Ending gender-based violence requires a structural analysis that recognizes and attends to the roots of gender-based violence and supports a complex and multi-faceted response that includes but also goes beyond addressing individual trauma towards creating systemic change.

Gender-based violence must be understood through an intersectional framework. To have an intersectional understanding is to map power, violence, and injustice in the context of oppressive structures and shed light on the relationships between gender and race, class, sexuality, immigration status, ability, and see how these identity factors can intersect to create additional barriers and layers of marginalization.

Women and children as well as specific communities are disproportionally affected by gender-based violence due to patriarchal and other historical and overarching systems of oppression, such as heteronormativity, racism, ableism, and colonialism that perpetuate ideas of entitlement, ownership, power and control of some over others.

Men and boys are also impacted by the confining and harmful norms around masculinity. Engaging men and boys in allyship work is a key component of gender-based violence prevention.

Preventative, transformative, and alternative responses must be imagined outside of the current systems.
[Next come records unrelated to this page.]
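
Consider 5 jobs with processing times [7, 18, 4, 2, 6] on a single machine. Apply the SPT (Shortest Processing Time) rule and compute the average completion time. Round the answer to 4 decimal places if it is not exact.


Sort jobs by processing time (SPT order): [2, 4, 6, 7, 18]
Compute completion times sequentially:
  Job 1: processing = 2, completes at 2
  Job 2: processing = 4, completes at 6
  Job 3: processing = 6, completes at 12
  Job 4: processing = 7, completes at 19
  Job 5: processing = 18, completes at 37
Sum of completion times = 76
Average completion time = 76/5 = 15.2

15.2


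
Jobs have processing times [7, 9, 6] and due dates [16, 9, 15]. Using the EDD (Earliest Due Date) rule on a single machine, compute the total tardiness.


Sort by due date (EDD order): [(9, 9), (6, 15), (7, 16)]
Compute completion times and tardiness:
  Job 1: p=9, d=9, C=9, tardiness=max(0,9-9)=0
  Job 2: p=6, d=15, C=15, tardiness=max(0,15-15)=0
  Job 3: p=7, d=16, C=22, tardiness=max(0,22-16)=6
Total tardiness = 6

6


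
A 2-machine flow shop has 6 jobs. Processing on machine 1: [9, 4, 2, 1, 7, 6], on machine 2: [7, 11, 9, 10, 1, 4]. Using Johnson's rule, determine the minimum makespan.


Apply Johnson's rule:
  Group 1 (a <= b): [(4, 1, 10), (3, 2, 9), (2, 4, 11)]
  Group 2 (a > b): [(1, 9, 7), (6, 6, 4), (5, 7, 1)]
Optimal job order: [4, 3, 2, 1, 6, 5]
Schedule:
  Job 4: M1 done at 1, M2 done at 11
  Job 3: M1 done at 3, M2 done at 20
  Job 2: M1 done at 7, M2 done at 31
  Job 1: M1 done at 16, M2 done at 38
  Job 6: M1 done at 22, M2 done at 42
  Job 5: M1 done at 29, M2 done at 43
Makespan = 43

43


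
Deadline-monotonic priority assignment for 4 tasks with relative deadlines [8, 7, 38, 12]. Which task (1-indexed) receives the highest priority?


Sort tasks by relative deadline (ascending):
  Task 2: deadline = 7
  Task 1: deadline = 8
  Task 4: deadline = 12
  Task 3: deadline = 38
Priority order (highest first): [2, 1, 4, 3]
Highest priority task = 2

2


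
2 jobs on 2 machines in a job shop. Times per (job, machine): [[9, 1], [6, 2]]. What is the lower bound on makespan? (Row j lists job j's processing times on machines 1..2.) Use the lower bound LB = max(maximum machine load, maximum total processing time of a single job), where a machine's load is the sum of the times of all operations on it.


Machine loads:
  Machine 1: 9 + 6 = 15
  Machine 2: 1 + 2 = 3
Max machine load = 15
Job totals:
  Job 1: 10
  Job 2: 8
Max job total = 10
Lower bound = max(15, 10) = 15

15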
Centering survivors means empowering and honouring their choices, holding space for their voices to be heard and elevated, and responding to their distinct needs in a holistic way.

Areas of Impact

The Ending Violence Association of Canada focuses our work across four intersecting areas:
1

Building an intersectional gender-based violence movement

EVA Canada believes that solving the problem of gender-based violence requires working across jurisdictions, sectors, and systems in ways that challenge siloed approaches. As a national organization, we look for opportunities to support relationship-building, knowledge-sharing, and solution-building with the intention of creating a diverse, intersectional network well-equipped to focus on addressing the structural and systemic inequalities that must be addressed in order to end gender-based violence.

2

Advancing the issue of sexual violence at the national level

Despite the prevalence of sexual violence in Canada, a persistent and significant gap exists when it comes to a coordinated, national voice and response to sexualized violence. Advocates, service providers, and institutional policymakers are clear: in order to build a strong, intersectional response to gender-based violence, the gap in national coordination and action to end sexualized violence must be addressed. EVA Canada works to respond to the urgent and distinct needs of survivors of sexual violence; to ensure a consistent, intersectional consideration and response to sexual violence across jurisdictions, sectors, and institutions; and to collect data and conduct research focus on the sexual violence sector and survivors.

3

Engaging in institutional change as a strategic approach to tackling gender-based violence

Gender-based violence is pervasive within many large, hierarchical, male-dominated institutions. As such, there is a widespread need to address the ways in which institutional cultures and dynamics contribute to and create conditions that allow gender-based violence to happen. EVA Canada believes in both supporting survivors already harmed within such institutions and preventing further harm. We work closely with federal and national institutions, organizations, and other networks to support institutional culture change toward ending gender-based violence.

4

Building capacity with gender-based violence service and advocacy organizations

In order to do the difficult work of supporting survivors and ending gender-based violence, the organizations doing the work – including EVA Canada – must have the resources and capacity to thrive as functional, strategic, and healthy organizations. Through its own work in building capacity in the areas of governance, human resources, financial management and sustainability, and fund development, EVA Canada works towards building resources to support organizational capacity building across the sector. This includes improving our own capacity to develop sound ways of working and accountability measures that are in alignment with diversity, equity, inclusion, and decolonization.